Of course, it is not hard to understand why there is such a strong private lobby for such privatisation within South Africa, coming from multinational companies. Privatised South African infrastructure is potentially highly profitable, with Internal Rates of Return approaching 30 percent. In South Africa such pressure was reinforced by systematic pressure form the World Bank and its sister organisation the International Finance Corporation, which have been systematically promoting what they call "public-private partnerships".
 
It is well known now that these are usually a combination of public risk bearing and private profit, but the World Bank has been plugging these as the only solution to the regions severe infrastructure inadequacy.
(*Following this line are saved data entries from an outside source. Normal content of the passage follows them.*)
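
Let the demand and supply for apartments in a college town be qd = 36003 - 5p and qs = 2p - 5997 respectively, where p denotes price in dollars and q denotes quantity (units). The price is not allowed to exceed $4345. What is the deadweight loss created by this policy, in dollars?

Without the control the market clears where 36003 - 5p = 2p - 5997, i.e. p* = 6000 and q* = 6003.
The ceiling of 4345 is below the equilibrium price 6000, so it binds.
At p = 4345: qd = 36003 - 5·4345 = 14278 and qs = 2·4345 - 5997 = 2693.
Quantity traded falls to 2693. At q = 2693 the demand price is (36003 - 2693)/5 = 6662 and the supply price is (5997 + 2693)/2 = 4345.
Deadweight loss = ½ · (6662 - 4345) · (6003 - 2693) = ½ · 2317 · 3310 = 3834635.

3834635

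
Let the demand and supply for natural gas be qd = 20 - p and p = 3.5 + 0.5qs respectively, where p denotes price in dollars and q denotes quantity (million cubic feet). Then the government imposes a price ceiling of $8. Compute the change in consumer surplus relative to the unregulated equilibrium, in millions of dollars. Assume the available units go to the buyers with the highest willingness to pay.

7

Rearranging supply gives qs = 2p - 7. Setting quantity demanded equal to quantity supplied, 20 - p = 2p - 7, gives p* = 9 and q* = 11.
Since 8 < 9, the ceiling is binding.
At p = 8: qd = 20 - 8 = 12 and qs = 2·8 - 7 = 9.
Consumer surplus without the control is ½ · (20 - 9) · 11 = 60.5.
With the ceiling, 9 units are sold at 8 (assume they go to the highest-value buyers). The demand price at q = 9 is 11, so CS = ½ · [(20 - 8) + (11 - 8)] · 9 = 67.5.
Change in consumer surplus = 67.5 - 60.5 = 7.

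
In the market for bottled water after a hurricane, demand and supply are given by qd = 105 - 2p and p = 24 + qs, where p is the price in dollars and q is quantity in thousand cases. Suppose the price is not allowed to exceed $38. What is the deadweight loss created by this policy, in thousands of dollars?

Rearranging supply gives qs = p - 24. Without the control the market clears where 105 - 2p = p - 24, i.e. p* = 43 and q* = 19.
Because the ceiling (38) lies below the market-clearing price, it is binding.
At p = 38: qd = 105 - 2·38 = 29 and qs = 38 - 24 = 14.
Quantity traded falls to 14. At q = 14 the demand price is (105 - 14)/2 = 45.5 and the supply price is 24 + 14 = 38.
Deadweight loss = ½ · (45.5 - 38) · (19 - 14) = ½ · 7.5 · 5 = 18.75.

18.75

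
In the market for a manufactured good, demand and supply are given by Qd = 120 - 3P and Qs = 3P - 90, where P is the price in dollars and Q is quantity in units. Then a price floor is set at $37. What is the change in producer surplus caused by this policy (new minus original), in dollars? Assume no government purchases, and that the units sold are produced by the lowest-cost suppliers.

12

Setting quantity demanded equal to quantity supplied, 120 - 3P = 3P - 90, gives P* = 35 and Q* = 15.
Since 37 > 35, the floor is binding.
At P = 37: Qd = 120 - 3·37 = 9 and Qs = 3·37 - 90 = 21.
Producer surplus without the control is ½ · (35 - 30) · 15 = 37.5.
With the floor, 9 units are sold at 37. The supply price at Q = 9 is 33, so PS = ½ · [(37 - 30) + (37 - 33)] · 9 = 49.5.
Change in producer surplus = 49.5 - 37.5 = 12.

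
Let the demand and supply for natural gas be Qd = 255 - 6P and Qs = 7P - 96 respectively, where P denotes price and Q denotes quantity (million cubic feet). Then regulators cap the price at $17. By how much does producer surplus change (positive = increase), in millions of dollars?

-580

Equilibrium: 255 - 6P = 7P - 96, so 351 = 13P and P* = 27, Q* = 93.
Because the ceiling (17) lies below the market-clearing price, it is binding.
At P = 17: Qd = 255 - 6·17 = 153 and Qs = 7·17 - 96 = 23.
Producer surplus without the control is ½ · (27 - 96/7) · 93 = 8649/14.
With the ceiling, producers sell 23 units at 17, so PS = ½ · (17 - 96/7) · 23 = 529/14.
Change in producer surplus = 529/14 - 8649/14 = -580.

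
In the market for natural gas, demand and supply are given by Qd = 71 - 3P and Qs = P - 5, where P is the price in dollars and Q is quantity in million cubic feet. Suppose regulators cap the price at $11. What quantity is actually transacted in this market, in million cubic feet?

In a free market, 71 - 3P = P - 5 gives the equilibrium P* = 19, Q* = 14.
Because the ceiling (11) lies below the market-clearing price, it is binding.
At P = 11: Qd = 71 - 3·11 = 38 and Qs = 11 - 5 = 6.
The quantity actually transacted is the short side, supply: 6.

6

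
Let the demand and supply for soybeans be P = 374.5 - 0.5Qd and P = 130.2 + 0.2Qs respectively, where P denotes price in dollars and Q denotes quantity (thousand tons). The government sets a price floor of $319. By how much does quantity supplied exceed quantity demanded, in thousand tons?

833

Rearranging demand gives Qd = 749 - 2P; rearranging supply gives Qs = 5P - 651. Equilibrium: 749 - 2P = 5P - 651, so 1400 = 7P and P* = 200, Q* = 349.
Because the floor (319) lies above the market-clearing price, it is binding.
At P = 319: Qd = 749 - 2·319 = 111 and Qs = 5·319 - 651 = 944.
Surplus = Qs - Qd = 944 - 111 = 833.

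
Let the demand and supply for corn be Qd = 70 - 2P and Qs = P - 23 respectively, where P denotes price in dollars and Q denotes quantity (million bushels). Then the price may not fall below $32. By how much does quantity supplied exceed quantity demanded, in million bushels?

In a free market, 70 - 2P = P - 23 gives the equilibrium P* = 31, Q* = 8.
Since 32 > 31, the floor is binding.
At P = 32: Qd = 70 - 2·32 = 6 and Qs = 32 - 23 = 9.
Surplus = Qs - Qd = 9 - 6 = 3.

3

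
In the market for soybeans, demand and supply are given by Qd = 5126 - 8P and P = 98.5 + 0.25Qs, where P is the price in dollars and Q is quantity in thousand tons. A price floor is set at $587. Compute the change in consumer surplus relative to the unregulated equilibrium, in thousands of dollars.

Rearranging supply gives Qs = 4P - 394. In a free market, 5126 - 8P = 4P - 394 gives the equilibrium P* = 460, Q* = 1446.
Because the floor (587) lies above the market-clearing price, it is binding.
At P = 587: Qd = 5126 - 8·587 = 430 and Qs = 4·587 - 394 = 1954.
Consumer surplus without the control is ½ · (640.75 - 460) · 1446 = 130682.25.
With the floor, consumers buy 430 units at 587, so CS = ½ · (640.75 - 587) · 430 = 11556.25.
Change in consumer surplus = 11556.25 - 130682.25 = -119126.

-119126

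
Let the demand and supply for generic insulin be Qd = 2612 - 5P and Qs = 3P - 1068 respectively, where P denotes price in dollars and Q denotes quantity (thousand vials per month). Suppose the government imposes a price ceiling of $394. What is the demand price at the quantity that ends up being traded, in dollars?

499.6

In a free market, 2612 - 5P = 3P - 1068 gives the equilibrium P* = 460, Q* = 312.
Because the ceiling (394) lies below the market-clearing price, it is binding.
At P = 394: Qd = 2612 - 5·394 = 642 and Qs = 3·394 - 1068 = 114.
Only 114 units reach the market. On the demand curve, the marginal buyer's willingness to pay at Q = 114 is (2612 - 114)/5 = 499.6.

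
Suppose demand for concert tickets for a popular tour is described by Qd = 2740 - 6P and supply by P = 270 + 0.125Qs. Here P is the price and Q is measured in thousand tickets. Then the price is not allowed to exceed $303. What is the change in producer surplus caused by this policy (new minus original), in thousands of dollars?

Rearranging supply gives Qs = 8P - 2160. Setting quantity demanded equal to quantity supplied, 2740 - 6P = 8P - 2160, gives P* = 350 and Q* = 640.
Since 303 < 350, the ceiling is binding.
At P = 303: Qd = 2740 - 6·303 = 922 and Qs = 8·303 - 2160 = 264.
Producer surplus without the control is ½ · (350 - 270) · 640 = 25600.
With the ceiling, producers sell 264 units at 303, so PS = ½ · (303 - 270) · 264 = 4356.
Change in producer surplus = 4356 - 25600 = -21244.

-21244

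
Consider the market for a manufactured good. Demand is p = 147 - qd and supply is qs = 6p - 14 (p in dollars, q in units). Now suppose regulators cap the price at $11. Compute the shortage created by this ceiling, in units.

Rearranging demand gives qd = 147 - p. Without the control the market clears where 147 - p = 6p - 14, i.e. p* = 23 and q* = 124.
The ceiling of 11 is below the equilibrium price 23, so it binds.
At p = 11: qd = 147 - 11 = 136 and qs = 6·11 - 14 = 52.
Shortage = qd - qs = 136 - 52 = 84.

84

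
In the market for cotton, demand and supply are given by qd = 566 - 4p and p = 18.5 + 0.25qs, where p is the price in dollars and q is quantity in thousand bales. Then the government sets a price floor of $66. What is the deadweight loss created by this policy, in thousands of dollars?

Rearranging supply gives qs = 4p - 74. Without the control the market clears where 566 - 4p = 4p - 74, i.e. p* = 80 and q* = 246.
Since 66 is below p* = 80, the floor does not bind and the free-market outcome prevails.
Since the control does not bind, no trades are prevented and deadweight loss is zero.

0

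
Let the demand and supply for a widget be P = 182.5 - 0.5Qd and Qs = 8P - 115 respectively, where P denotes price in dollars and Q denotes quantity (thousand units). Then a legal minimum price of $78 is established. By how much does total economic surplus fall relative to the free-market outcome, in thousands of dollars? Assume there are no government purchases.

Rearranging demand gives Qd = 365 - 2P. In a free market, 365 - 2P = 8P - 115 gives the equilibrium P* = 48, Q* = 269.
Because the floor (78) lies above the market-clearing price, it is binding.
At P = 78: Qd = 365 - 2·78 = 209 and Qs = 8·78 - 115 = 509.
Quantity traded falls to 209. At Q = 209 the demand price is (365 - 209)/2 = 78 and the supply price is (115 + 209)/8 = 40.5.
Deadweight loss = ½ · (78 - 40.5) · (269 - 209) = ½ · 37.5 · 60 = 1125.

1125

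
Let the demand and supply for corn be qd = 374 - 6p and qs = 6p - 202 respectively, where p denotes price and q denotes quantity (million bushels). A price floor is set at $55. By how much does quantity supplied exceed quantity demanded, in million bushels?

84

Without the control the market clears where 374 - 6p = 6p - 202, i.e. p* = 48 and q* = 86.
Because the floor (55) lies above the market-clearing price, it is binding.
At p = 55: qd = 374 - 6·55 = 44 and qs = 6·55 - 202 = 128.
Surplus = qs - qd = 128 - 44 = 84.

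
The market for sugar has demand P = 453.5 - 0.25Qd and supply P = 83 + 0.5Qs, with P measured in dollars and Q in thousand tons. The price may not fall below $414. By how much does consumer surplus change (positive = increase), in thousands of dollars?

Rearranging demand gives Qd = 1814 - 4P; rearranging supply gives Qs = 2P - 166. Setting quantity demanded equal to quantity supplied, 1814 - 4P = 2P - 166, gives P* = 330 and Q* = 494.
Since 414 > 330, the floor is binding.
At P = 414: Qd = 1814 - 4·414 = 158 and Qs = 2·414 - 166 = 662.
Consumer surplus without the control is ½ · (453.5 - 330) · 494 = 30504.5.
With the floor, consumers buy 158 units at 414, so CS = ½ · (453.5 - 414) · 158 = 3120.5.
Change in consumer surplus = 3120.5 - 30504.5 = -27384.

-27384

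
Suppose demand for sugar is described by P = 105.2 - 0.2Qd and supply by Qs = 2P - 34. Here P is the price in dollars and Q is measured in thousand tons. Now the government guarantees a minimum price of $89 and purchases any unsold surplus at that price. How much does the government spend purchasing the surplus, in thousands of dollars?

5607

Rearranging demand gives Qd = 526 - 5P. Equilibrium: 526 - 5P = 2P - 34, so 560 = 7P and P* = 80, Q* = 126.
The floor of 89 is above the equilibrium price 80, so it binds.
At P = 89: Qd = 526 - 5·89 = 81 and Qs = 2·89 - 34 = 144.
Surplus = Qs - Qd = 63.
Government expenditure = surplus × support price = 63 × 89 = 5607.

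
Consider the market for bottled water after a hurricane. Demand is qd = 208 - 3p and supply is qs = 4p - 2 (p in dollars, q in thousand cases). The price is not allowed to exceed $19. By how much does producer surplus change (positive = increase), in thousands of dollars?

-1056

Without the control the market clears where 208 - 3p = 4p - 2, i.e. p* = 30 and q* = 118.
Since 19 < 30, the ceiling is binding.
At p = 19: qd = 208 - 3·19 = 151 and qs = 4·19 - 2 = 74.
Producer surplus without the control is ½ · (30 - 0.5) · 118 = 1740.5.
With the ceiling, producers sell 74 units at 19, so PS = ½ · (19 - 0.5) · 74 = 684.5.
Change in producer surplus = 684.5 - 1740.5 = -1056.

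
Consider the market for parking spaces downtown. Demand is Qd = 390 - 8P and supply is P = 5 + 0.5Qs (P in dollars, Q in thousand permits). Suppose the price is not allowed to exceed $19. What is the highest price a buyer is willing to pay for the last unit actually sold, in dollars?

Rearranging supply gives Qs = 2P - 10. In a free market, 390 - 8P = 2P - 10 gives the equilibrium P* = 40, Q* = 70.
Because the ceiling (19) lies below the market-clearing price, it is binding.
At P = 19: Qd = 390 - 8·19 = 238 and Qs = 2·19 - 10 = 28.
Only 28 units reach the market. On the demand curve, the marginal buyer's willingness to pay at Q = 28 is (390 - 28)/8 = 45.25.

45.25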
The IMF also has been aggressively promoting these : a recent random review of 40 IMF loans issued in 2000, it was found that at least 12 of these loans (mainly to poor Sub-Saharan African countries) the IMF conditionalities required either the full privatisation of water supply or policies ensuring full cost recovery.
 
But soon, the World Bank may not be the only source of such pressure. There are strong indications that the United States and some other developed countries wish to incorporate public services into the ongoing negotiations of the General Agreement on Trade in Services (GATS). The potential for opening up in this area is immense, once all public services are targeted. It means that health, water supply, sanitation, education, social security, transport, postal services, general municipal, can all be opened up not only to private participation but also to free trade.

 
It is obvious that the potential for profits is immense. One estimate of the current size of the global health market is more than $3.5 trillion a year, which is more that the total value of exports from all OECD countries. Similarly, global expenditure on education is estimated to be 42 trillion, and even on water, as much as $2 trillion.
 
This is not a market that major multinational companies can afford to ignore, especially as the slowdown in a range of other sectors becomes more pronounced. We can thus expect to see such pressure mounting across the developing world, and of course in India as well.
 
The sad reality is that many of our policy makers do not even require much external pressure to go in for such privatisation. Thus, in the state of Andhra Pradesh whose government has already become the most eager beaver of privatisers, the Hyderabad Metropolitan Water Supply and Sewerage Board is considering privatising the operation, maintenance and functioning of water supply in Kukatpally as a pilot project for one year.
 
We have been seeing dismal pictures of farmers and weavers in Andhra Pradesh committing suicide because of the material stress which has been exacerbated by government policies. Perhaps, in the not so distant future, we will have to witness more instances of human misery stemming from deprivation of the most basic of human needs – water.